The area under the curve for this logistic
regression model was 0.841
rf_best_hyperparameters <- select_best(rf_results, metric = "roc_auc")
final_rf_wf <- workflow() %>%
add_recipe(model_recipe) %>%
add_model(rf_mod) %>%
finalize_workflow(rf_best_hyperparameters)
rf_final_fit <- final_rf_wf %>%
fit(data = retention_train)
rf_final_fit %>%
extract_fit_parsnip() %>%
vip(num_features = 10)
After selecting the best hyperparameters, we finalize the Random
Forest model and fit it to the training data. We then use the vip
function to visualize the top 10 features that most influence customer
retention.
The area under the curve for each of the 4 models were:
0.847
for logistic regression
0.850 for MARS
0.814 for the Decision
Tree
0.841 for Random Forest
We decided that the MARS Model is the optimal model as it has the highest AUC.
Findings
Since Total Charges and contracts are the most significant factors,
it’s essential for a business manager to understand its impact. I
believe that implementing promotions or incentives would greatly benefit
Regork in terms of retaining customers. Customers are leaving due to the
high charges, so offering these programs would give them more reason to
stay. However, this should be rolled out gradually to avoid a sudden
strain on the Finance team. Over time, though, this approach could lead
to long-term benefits by encouraging customer loyalty and repeat
business. We can implement deals for those who sign a two year contract
compared to those who do one year.
When we analyze the demographics of customers leaving due to charges
and tenure, we find that most are single males and not dependents. We
believe this is related to income and financial independence. Single
individuals typically rely on a single income, and those who are not
dependents have limited freedom to spend as they rely on their parents
for financial support.
Total Loss: Our calculations estimate that Regork’s total loss from churned customers is approximately $445,000.
Recomendations
Based on our analysis, we identified that Total Charges and the type of contract are the most significant factors influencing customer churn.

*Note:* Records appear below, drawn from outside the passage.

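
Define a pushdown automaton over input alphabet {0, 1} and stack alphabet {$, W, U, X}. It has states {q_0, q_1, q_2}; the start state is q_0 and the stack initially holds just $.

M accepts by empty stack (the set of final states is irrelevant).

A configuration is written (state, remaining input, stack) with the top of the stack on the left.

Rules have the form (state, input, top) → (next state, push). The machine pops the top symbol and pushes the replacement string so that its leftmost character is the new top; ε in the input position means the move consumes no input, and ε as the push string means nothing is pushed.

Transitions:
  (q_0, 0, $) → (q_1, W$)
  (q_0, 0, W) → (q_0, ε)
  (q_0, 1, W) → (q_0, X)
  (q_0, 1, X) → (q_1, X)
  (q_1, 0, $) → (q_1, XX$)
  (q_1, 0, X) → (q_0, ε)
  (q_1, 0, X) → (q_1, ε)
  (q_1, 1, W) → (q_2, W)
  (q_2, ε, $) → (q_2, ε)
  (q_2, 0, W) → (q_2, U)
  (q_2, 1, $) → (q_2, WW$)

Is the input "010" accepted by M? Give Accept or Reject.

Reject

No computation consumes all input and empties the stack.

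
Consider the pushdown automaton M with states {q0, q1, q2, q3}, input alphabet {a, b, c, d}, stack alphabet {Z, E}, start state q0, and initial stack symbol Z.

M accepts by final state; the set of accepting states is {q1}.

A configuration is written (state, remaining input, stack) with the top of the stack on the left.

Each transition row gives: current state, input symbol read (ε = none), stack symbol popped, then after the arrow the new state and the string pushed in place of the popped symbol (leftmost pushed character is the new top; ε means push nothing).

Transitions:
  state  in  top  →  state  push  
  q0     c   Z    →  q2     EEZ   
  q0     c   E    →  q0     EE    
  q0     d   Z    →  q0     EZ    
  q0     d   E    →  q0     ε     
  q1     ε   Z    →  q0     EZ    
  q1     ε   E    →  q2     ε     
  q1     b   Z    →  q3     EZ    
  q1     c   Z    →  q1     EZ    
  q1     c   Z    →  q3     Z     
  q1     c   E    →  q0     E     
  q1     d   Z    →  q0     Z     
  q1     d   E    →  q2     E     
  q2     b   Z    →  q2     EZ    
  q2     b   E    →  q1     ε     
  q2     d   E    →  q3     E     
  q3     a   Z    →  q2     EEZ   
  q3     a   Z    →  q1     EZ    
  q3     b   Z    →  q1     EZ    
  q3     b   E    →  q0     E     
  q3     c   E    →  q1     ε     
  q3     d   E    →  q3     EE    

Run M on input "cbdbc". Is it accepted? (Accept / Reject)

One accepting computation: (q0, cbdbc, Z) ⊢ (q2, bdbc, EEZ) ⊢ (q1, dbc, EZ) ⊢ (q2, bc, EZ) ⊢ (q1, c, Z) ⊢ (q1, ε, EZ)
All input consumed and state q1 ∈ F.

Accept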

Given that many customers are leaving due to high charges, we recommend that Regork implement promotions or incentives to mitigate this issue and retain more customers. Specifically, offering discounts or flexible payment plans could give customers more incentive to stay. However, it is essential to roll out these programs gradually to avoid placing undue strain on the Finance team, especially in the short term. Over time, this could lead to greater customer loyalty and repeat business.

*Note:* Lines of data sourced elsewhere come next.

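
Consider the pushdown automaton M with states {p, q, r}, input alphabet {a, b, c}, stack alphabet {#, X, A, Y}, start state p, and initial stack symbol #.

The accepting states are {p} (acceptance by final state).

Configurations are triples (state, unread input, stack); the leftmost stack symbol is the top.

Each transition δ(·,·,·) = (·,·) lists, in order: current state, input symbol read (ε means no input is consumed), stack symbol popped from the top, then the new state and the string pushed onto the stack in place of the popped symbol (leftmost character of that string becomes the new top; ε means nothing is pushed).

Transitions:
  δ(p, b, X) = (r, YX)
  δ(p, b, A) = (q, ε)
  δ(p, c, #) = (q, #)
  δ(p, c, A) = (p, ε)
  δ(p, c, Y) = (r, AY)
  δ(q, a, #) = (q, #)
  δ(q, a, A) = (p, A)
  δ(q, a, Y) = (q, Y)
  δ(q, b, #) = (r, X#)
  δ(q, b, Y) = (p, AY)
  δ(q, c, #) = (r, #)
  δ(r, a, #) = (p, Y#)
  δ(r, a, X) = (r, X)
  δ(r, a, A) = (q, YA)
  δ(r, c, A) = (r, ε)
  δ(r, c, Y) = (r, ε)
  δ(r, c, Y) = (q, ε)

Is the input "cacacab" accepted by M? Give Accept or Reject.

Accept

One accepting computation: (p, cacacab, #) ⊢ (q, acacab, #) ⊢ (q, cacab, #) ⊢ (r, acab, #) ⊢ (p, cab, Y#) ⊢ (r, ab, AY#) ⊢ (q, b, YAY#) ⊢ (p, ε, AYAY#)
All input consumed and state p ∈ F.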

We also suggest implementing a loyalty program to reward long-term customers. Offering perks or discounts based on tenure could strengthen the bond between Regork and its customers, making it more difficult for them to switch to competitors. A structured loyalty program could especially benefit customers who are on longer-term contracts, like two-year agreements, encouraging others to consider the stability of a longer commitment.
In addition, our analysis suggests that targeting single
males may help reduce churn. We observed that many of the
customers leaving Regork are single males who are not dependents. This
is likely linked to financial independence: single individuals often
rely on a single income, and those without dependents may have less
disposable income or financial flexibility. Offering targeted promotions
to this demographic could address their specific needs, such as more
affordable plans or budgeting tools, which may reduce their likelihood
of leaving.
Limitations
It would be beneficial to explore the demographics in greater depth at a later time. While we touched on a few aspects, a more detailed examination of factors such as age, race, occupation, and specific income levels could provide a clearer picture. This deeper analysis would help us better understand exactly what the reasons are for leaving Regork. Also, we only ran a few models and with more time we can find a more optimal model to be put in use.